Since we are talking about dads it makes me remember mine (ours). He was an easy going, mostly calm guy. His brother converted him to Catholicism and, despite having lots of kids and struggling workwise, he sent the first 4 of us to Catholic school. He never pushed religion and I can remember him reading us the comics a lot and the bible, almost never. He had a pint of whiskey in a cabinet and nursed it for years. Very occasionally did he even have a beer. He did smoke a lot and it bothered us so much all us boys vowed to never smoke and we never have. He started out as an architect but the times were wrong for individual designs and went into commercial aircraft tool design which got us from a small home in S. Dallas to an upscale, older neighborhood. He lost his job due to national politics and we moved to N. California where he found design work for the Polaris missile. Then on to Seattle and the SST. He often played with us when he was not working overtime and often took us on outings at some nearby lake. I am named after him and was a jr. All in all, with both parents ours was a real free range family and we pretty did as we pleased and still found support from both parents. One funny event happened when they came to visit me in Germany. We went to Munich and the Hofbrauhaus. It was late and on returning to our hotel mom and I were walking along a dark narrow street and we noticed dad was not with us. We retraced our steps and saw him looking in a shop window. It was a sex shop and I doubt he had ever seen such a thing. My mom went to him and gently steered him away saying that’s not for you. His death was very strange. He had fallen into a lake when a boy and one lung filled with water. He was taken to a hospital and a hole was cut into his side to drain the water. That massive scar kept him out of the military. All the boys in his family had high cholesterol and high blood pressure. He ended up with lung cancer and a brain tumor and was sent to a hospital to deal with the tumor. My mom got to spend the night with him and he refused to take his BP medicine. That night his lungs filled with fluid and he basically drowned. Here he is on front of our house on my brother's motorbike.

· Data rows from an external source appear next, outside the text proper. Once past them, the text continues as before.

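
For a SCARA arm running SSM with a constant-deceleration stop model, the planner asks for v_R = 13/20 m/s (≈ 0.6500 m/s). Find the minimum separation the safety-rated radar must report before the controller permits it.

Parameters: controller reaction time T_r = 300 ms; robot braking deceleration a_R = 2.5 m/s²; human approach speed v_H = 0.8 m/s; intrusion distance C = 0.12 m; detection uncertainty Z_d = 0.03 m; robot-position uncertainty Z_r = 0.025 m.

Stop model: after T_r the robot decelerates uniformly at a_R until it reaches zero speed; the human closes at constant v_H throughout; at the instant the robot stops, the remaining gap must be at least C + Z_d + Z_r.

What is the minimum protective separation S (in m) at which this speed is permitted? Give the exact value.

stop time T_s = (13/20)/(5/2) = 0.2600 s
reaction-phase robot travel = 0.6500·0.3000 = 0.1950 m
robot under decel: 0.6500²/(2·2.5000) = 0.0845 m
human over T_r+T_s: 0.8000·(0.3000+0.2600) = 0.4480 m
C+Z_d+Z_r = 0.1200+0.0300+0.0250 = 0.1750 m
S_min ≈ 0.1950+0.0845+0.4480+0.1750  ⇒  S_min = 361/400 m

S_min = 361/400 m = 0.9025 m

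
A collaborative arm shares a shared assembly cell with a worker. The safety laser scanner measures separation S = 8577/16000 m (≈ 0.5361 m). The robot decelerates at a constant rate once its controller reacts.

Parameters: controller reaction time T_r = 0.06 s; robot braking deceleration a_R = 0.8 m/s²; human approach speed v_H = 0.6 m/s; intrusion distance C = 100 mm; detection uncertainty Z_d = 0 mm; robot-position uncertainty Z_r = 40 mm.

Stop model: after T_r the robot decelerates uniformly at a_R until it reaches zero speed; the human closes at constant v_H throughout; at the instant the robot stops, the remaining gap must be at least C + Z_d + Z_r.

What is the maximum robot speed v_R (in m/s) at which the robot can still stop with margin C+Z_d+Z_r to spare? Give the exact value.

v_R_max = 7/20 m/s = 0.3500 m/s

at the boundary: (5/8)·v² + (81/100)·v + (-5761/16000) = 0
  disc = (81/100)² − 4·(5/8)·(-5761/16000) = 249001/160000 ; √disc = 499/400
  v_R = (−(81/100) + 499/400) / (2·(5/8)) = 7/20 m/s
check:
T_s = v_R/a_R = (7/20)/(4/5) = 0.4375 s
reaction-phase robot travel = 0.3500·0.0600 = 0.0210 m
robot covers 0.3500·0.4375 − ½·0.8000·0.4375² = 0.0766 m while stopping
human over T_r+T_s: 0.6000·(0.0600+0.4375) = 0.2985 m
residual clearance needed = 0.1000+0.0000+0.0400 = 0.1400 m
sum ≈ 0.0210+0.0766+0.2985+0.1400 ≈ 0.5361 m = S ✓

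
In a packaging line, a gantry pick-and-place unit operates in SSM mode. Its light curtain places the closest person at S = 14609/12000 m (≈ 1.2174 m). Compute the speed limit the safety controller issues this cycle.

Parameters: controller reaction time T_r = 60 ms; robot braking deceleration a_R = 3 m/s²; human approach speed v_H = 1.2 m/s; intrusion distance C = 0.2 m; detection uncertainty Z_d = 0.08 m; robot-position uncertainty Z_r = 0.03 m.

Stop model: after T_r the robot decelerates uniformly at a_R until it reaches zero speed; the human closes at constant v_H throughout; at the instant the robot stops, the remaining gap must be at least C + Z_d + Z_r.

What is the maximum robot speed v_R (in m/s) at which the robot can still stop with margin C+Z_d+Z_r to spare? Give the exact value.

v_R_max = 5/4 m/s = 1.2500 m/s

quadratic (1/6)·v² + (23/50)·v + (-401/480) = 0
  disc = (23/50)² − 4·(1/6)·(-401/480) = 69169/90000 ; √disc = 263/300
  v_R = (−(23/50) + 263/300) / (2·(1/6)) = 5/4 m/s
check:
T_s = v_R/a_R = (5/4)/3 = 0.4167 s
reaction-phase robot travel = 1.2500·0.0600 = 0.0750 m
braking distance = 1.2500²/(2·3.0000) = 0.2604 m
human closes 1.2000·0.4767 = 0.5720 m
margins: 0.2000+0.0800+0.0300 = 0.3100 m
sum ≈ 0.0750+0.2604+0.5720+0.3100 ≈ 1.2174 m = S ✓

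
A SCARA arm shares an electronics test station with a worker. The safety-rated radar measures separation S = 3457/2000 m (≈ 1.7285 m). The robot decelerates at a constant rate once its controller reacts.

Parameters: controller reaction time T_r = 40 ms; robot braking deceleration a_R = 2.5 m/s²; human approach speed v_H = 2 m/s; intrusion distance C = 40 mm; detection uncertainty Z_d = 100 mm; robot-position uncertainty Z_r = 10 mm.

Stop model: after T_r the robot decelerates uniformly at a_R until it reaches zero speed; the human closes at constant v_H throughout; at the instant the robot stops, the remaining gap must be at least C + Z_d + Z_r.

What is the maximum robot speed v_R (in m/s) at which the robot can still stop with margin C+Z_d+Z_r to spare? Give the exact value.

at the boundary: (1/5)·v² + (21/25)·v + (-2997/2000) = 0
  disc = (21/25)² − 4·(1/5)·(-2997/2000) = 4761/2500 ; √disc = 69/50
  v_R = (−(21/25) + 69/50) / (2·(1/5)) = 27/20 m/s
check:
T_s = v_R/a_R = (27/20)/(5/2) = 0.5400 s
robot covers v_R·T_r = 1.3500·0.0400 = 0.0540 m before braking
robot covers 1.3500·0.5400 − ½·2.5000·0.5400² = 0.3645 m while stopping
human over T_r+T_s: 2.0000·(0.0400+0.5400) = 1.1600 m
C+Z_d+Z_r = 0.0400+0.1000+0.0100 = 0.1500 m
sum ≈ 0.0540+0.3645+1.1600+0.1500 ≈ 1.7285 m = S ✓

v_R_max = 27/20 m/s = 1.3500 m/s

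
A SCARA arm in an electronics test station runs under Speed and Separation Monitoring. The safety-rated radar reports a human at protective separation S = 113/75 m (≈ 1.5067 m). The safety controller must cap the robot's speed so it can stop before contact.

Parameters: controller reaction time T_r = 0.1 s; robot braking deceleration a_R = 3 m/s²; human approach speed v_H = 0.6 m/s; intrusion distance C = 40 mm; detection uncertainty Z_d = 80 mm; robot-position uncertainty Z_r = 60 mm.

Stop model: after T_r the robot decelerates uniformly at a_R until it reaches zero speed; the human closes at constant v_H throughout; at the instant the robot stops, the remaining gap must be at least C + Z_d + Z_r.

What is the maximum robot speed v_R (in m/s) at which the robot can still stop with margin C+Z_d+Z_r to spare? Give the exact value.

collect terms ⇒ (1/6)·v_R² + (3/10)·v_R + (-19/15) = 0
  disc = (3/10)² − 4·(1/6)·(-19/15) = 841/900 ; √disc = 29/30
  v_R = (−(3/10) + 29/30) / (2·(1/6)) = 2 m/s
check:
T_s = v_R/a_R = 2/3 = 0.6667 s
robot in T_r: 2.0000·0.1000 = 0.2000 m
robot under decel: 2.0000²/(2·3.0000) = 0.6667 m
person approaches 0.6000·(0.1000+0.6667) = 0.4600 m
C+Z_d+Z_r = 0.0400+0.0800+0.0600 = 0.1800 m
sum ≈ 0.2000+0.6667+0.4600+0.1800 ≈ 1.5067 m = S ✓

v_R_max = 2 m/s = 2.0000 m/s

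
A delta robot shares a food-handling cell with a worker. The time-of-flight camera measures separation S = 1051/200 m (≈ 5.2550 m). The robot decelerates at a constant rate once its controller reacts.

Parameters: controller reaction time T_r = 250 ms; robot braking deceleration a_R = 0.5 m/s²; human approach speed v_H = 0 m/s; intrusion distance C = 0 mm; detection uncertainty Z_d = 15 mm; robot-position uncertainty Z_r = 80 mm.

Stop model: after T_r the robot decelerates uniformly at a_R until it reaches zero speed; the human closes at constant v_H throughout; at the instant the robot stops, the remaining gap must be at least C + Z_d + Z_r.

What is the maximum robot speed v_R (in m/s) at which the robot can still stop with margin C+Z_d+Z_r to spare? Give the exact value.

v_R_max = 43/20 m/s = 2.1500 m/s

at the boundary: (1)·v² + (1/4)·v + (-129/25) = 0
  disc = (1/4)² − 4·(1)·(-129/25) = 8281/400 ; √disc = 91/20
  v_R = (−(1/4) + 91/20) / (2·(1)) = 43/20 m/s
check:
braking lasts T_s = (43/20)/(1/2) = 4.3000 s
reaction-phase robot travel = 2.1500·0.2500 = 0.5375 m
robot under decel: 2.1500²/(2·0.5000) = 4.6225 m
person approaches 0.0000·(0.2500+4.3000) = 0.0000 m
C+Z_d+Z_r = 0.0000+0.0150+0.0800 = 0.0950 m
sum ≈ 0.5375+4.6225+0.0000+0.0950 ≈ 5.2550 m = S ✓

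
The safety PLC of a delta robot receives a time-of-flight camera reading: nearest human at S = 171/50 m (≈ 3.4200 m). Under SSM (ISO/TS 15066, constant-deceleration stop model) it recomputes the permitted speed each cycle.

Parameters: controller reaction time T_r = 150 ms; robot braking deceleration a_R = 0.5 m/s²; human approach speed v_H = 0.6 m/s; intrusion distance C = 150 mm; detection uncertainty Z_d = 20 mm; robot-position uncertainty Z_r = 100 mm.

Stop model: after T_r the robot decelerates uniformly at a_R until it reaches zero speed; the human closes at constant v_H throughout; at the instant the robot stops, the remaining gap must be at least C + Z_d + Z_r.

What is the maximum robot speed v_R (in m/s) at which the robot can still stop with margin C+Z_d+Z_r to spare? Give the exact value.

quadratic (1)·v² + (27/20)·v + (-153/50) = 0
  disc = (27/20)² − 4·(1)·(-153/50) = 225/16 ; √disc = 15/4
  v_R = (−(27/20) + 15/4) / (2·(1)) = 6/5 m/s
check:
braking lasts T_s = (6/5)/(1/2) = 2.4000 s
robot covers v_R·T_r = 1.2000·0.1500 = 0.1800 m before braking
braking distance = 1.2000²/(2·0.5000) = 1.4400 m
human closes 0.6000·2.5500 = 1.5300 m
margins: 0.1500+0.0200+0.1000 = 0.2700 m
sum ≈ 0.1800+1.4400+1.5300+0.2700 ≈ 3.4200 m = S ✓

v_R_max = 6/5 m/s = 1.2000 m/s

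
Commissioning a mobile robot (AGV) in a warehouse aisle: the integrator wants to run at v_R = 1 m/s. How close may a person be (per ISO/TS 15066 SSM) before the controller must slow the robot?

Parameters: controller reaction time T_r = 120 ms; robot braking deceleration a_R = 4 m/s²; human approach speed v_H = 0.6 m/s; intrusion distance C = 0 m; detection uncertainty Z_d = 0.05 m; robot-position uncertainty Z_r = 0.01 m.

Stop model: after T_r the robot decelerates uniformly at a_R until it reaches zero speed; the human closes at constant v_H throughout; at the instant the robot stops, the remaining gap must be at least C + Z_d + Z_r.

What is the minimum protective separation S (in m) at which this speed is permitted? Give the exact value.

S_min = 527/1000 m = 0.5270 m

braking lasts T_s = 1/4 = 0.2500 s
reaction-phase robot travel = 1.0000·0.1200 = 0.1200 m
robot covers 1.0000·0.2500 − ½·4.0000·0.2500² = 0.1250 m while stopping
human over T_r+T_s: 0.6000·(0.1200+0.2500) = 0.2220 m
margins: 0.0000+0.0500+0.0100 = 0.0600 m
S_min ≈ 0.1200+0.1250+0.2220+0.0600  ⇒  S_min = 527/1000 m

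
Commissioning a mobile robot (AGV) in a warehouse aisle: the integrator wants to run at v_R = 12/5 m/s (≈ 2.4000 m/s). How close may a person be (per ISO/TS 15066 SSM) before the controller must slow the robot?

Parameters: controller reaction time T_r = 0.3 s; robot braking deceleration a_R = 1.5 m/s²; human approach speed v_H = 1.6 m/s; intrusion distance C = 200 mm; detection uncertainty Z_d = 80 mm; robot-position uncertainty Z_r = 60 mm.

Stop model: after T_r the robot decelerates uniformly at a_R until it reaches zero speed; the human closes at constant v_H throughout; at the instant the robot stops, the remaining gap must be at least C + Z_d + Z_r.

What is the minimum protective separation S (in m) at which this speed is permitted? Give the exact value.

S_min = 301/50 m = 6.0200 m

T_s = v_R/a_R = (12/5)/(3/2) = 1.6000 s
robot in T_r: 2.4000·0.3000 = 0.7200 m
robot under decel: 2.4000²/(2·1.5000) = 1.9200 m
human over T_r+T_s: 1.6000·(0.3000+1.6000) = 3.0400 m
residual clearance needed = 0.2000+0.0800+0.0600 = 0.3400 m
S_min ≈ 0.7200+1.9200+3.0400+0.3400  ⇒  S_min = 301/50 m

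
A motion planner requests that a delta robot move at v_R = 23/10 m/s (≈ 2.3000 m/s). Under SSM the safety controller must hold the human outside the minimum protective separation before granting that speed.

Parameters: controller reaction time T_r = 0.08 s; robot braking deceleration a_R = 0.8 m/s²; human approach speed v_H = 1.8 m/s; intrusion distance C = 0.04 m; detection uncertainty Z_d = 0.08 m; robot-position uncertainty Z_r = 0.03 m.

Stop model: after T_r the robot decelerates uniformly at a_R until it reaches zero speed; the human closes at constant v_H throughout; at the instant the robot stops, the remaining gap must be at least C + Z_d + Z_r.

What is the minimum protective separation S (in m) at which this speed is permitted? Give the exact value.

braking lasts T_s = (23/10)/(4/5) = 2.8750 s
robot in T_r: 2.3000·0.0800 = 0.1840 m
braking distance = 2.3000²/(2·0.8000) = 3.3062 m
human over T_r+T_s: 1.8000·(0.0800+2.8750) = 5.3190 m
residual clearance needed = 0.0400+0.0800+0.0300 = 0.1500 m
S_min ≈ 0.1840+3.3062+5.3190+0.1500  ⇒  S_min = 35837/4000 m

S_min = 35837/4000 m = 8.9593 m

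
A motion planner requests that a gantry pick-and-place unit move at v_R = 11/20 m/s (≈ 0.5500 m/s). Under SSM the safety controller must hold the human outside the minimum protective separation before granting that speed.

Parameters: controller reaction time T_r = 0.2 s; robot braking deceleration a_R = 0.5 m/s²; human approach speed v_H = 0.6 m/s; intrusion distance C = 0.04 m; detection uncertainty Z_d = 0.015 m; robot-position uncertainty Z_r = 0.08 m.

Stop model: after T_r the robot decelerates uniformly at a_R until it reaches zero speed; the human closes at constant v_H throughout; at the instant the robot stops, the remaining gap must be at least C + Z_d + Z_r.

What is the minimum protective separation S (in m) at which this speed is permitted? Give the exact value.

braking lasts T_s = (11/20)/(1/2) = 1.1000 s
reaction-phase robot travel = 0.5500·0.2000 = 0.1100 m
braking distance = 0.5500²/(2·0.5000) = 0.3025 m
person approaches 0.6000·(0.2000+1.1000) = 0.7800 m
C+Z_d+Z_r = 0.0400+0.0150+0.0800 = 0.1350 m
S_min ≈ 0.1100+0.3025+0.7800+0.1350  ⇒  S_min = 531/400 m

S_min = 531/400 m = 1.3275 m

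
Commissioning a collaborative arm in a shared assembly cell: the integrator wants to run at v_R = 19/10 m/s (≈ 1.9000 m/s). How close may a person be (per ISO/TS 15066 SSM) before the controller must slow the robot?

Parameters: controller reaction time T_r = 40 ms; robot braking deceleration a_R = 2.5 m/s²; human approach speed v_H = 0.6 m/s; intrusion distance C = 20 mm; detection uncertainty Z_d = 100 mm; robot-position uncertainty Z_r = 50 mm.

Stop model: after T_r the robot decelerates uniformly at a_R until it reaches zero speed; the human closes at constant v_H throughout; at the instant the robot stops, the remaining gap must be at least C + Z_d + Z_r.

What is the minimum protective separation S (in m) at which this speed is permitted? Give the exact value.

S_min = 181/125 m = 1.4480 m

braking lasts T_s = (19/10)/(5/2) = 0.7600 s
reaction-phase robot travel = 1.9000·0.0400 = 0.0760 m
braking distance = 1.9000²/(2·2.5000) = 0.7220 m
person approaches 0.6000·(0.0400+0.7600) = 0.4800 m
margins: 0.0200+0.1000+0.0500 = 0.1700 m
S_min ≈ 0.0760+0.7220+0.4800+0.1700  ⇒  S_min = 181/125 m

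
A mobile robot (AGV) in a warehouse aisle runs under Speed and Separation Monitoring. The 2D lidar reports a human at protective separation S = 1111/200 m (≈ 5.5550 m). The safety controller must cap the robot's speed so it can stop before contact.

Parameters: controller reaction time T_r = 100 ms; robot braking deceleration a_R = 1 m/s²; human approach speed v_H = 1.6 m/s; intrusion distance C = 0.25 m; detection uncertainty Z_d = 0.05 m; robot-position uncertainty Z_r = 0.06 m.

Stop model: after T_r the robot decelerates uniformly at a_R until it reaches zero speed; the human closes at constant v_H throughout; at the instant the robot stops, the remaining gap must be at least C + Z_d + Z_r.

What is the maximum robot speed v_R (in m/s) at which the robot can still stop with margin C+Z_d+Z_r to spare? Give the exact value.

collect terms ⇒ (1/2)·v_R² + (17/10)·v_R + (-1007/200) = 0
  disc = (17/10)² − 4·(1/2)·(-1007/200) = 324/25 ; √disc = 18/5
  v_R = (−(17/10) + 18/5) / (2·(1/2)) = 19/10 m/s
check:
braking lasts T_s = (19/10)/1 = 1.9000 s
reaction-phase robot travel = 1.9000·0.1000 = 0.1900 m
robot covers 1.9000·1.9000 − ½·1.0000·1.9000² = 1.8050 m while stopping
person approaches 1.6000·(0.1000+1.9000) = 3.2000 m
margins: 0.2500+0.0500+0.0600 = 0.3600 m
sum ≈ 0.1900+1.8050+3.2000+0.3600 ≈ 5.5550 m = S ✓

v_R_max = 19/10 m/s = 1.9000 m/s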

Nice pic and article. I got 2 Father's Day greetings today. One from my oldest daughter and one from a stepson. Nothing more, and it is likely because I cannot share religious fantasies.
Must be hard. I think for many kids it is the other way around. My daughter is religious and she knows about my secularism. I try not to use the 'A' word and she seems fine with my non-belief.
@JackPedigo A day later my youngest daughter wished me a belated happy Fathers Day. She explained that Sunday is her laundry and house cleaning day and said she was all involved in that.
Jack, thanks for telling the story. I had to grin a little bit about the sex shop in Munich. I guess that could be a total shock for somebody not used to it. He had very interesting jobs.
They were all over in Europe. I remember driving home on the autobahn and he really wanted to drive. He complained about how the Germans had such strict gun control laws (he was not into guns) but mom reminded him that there are strict speed limits in the US and that every country has it's priorities.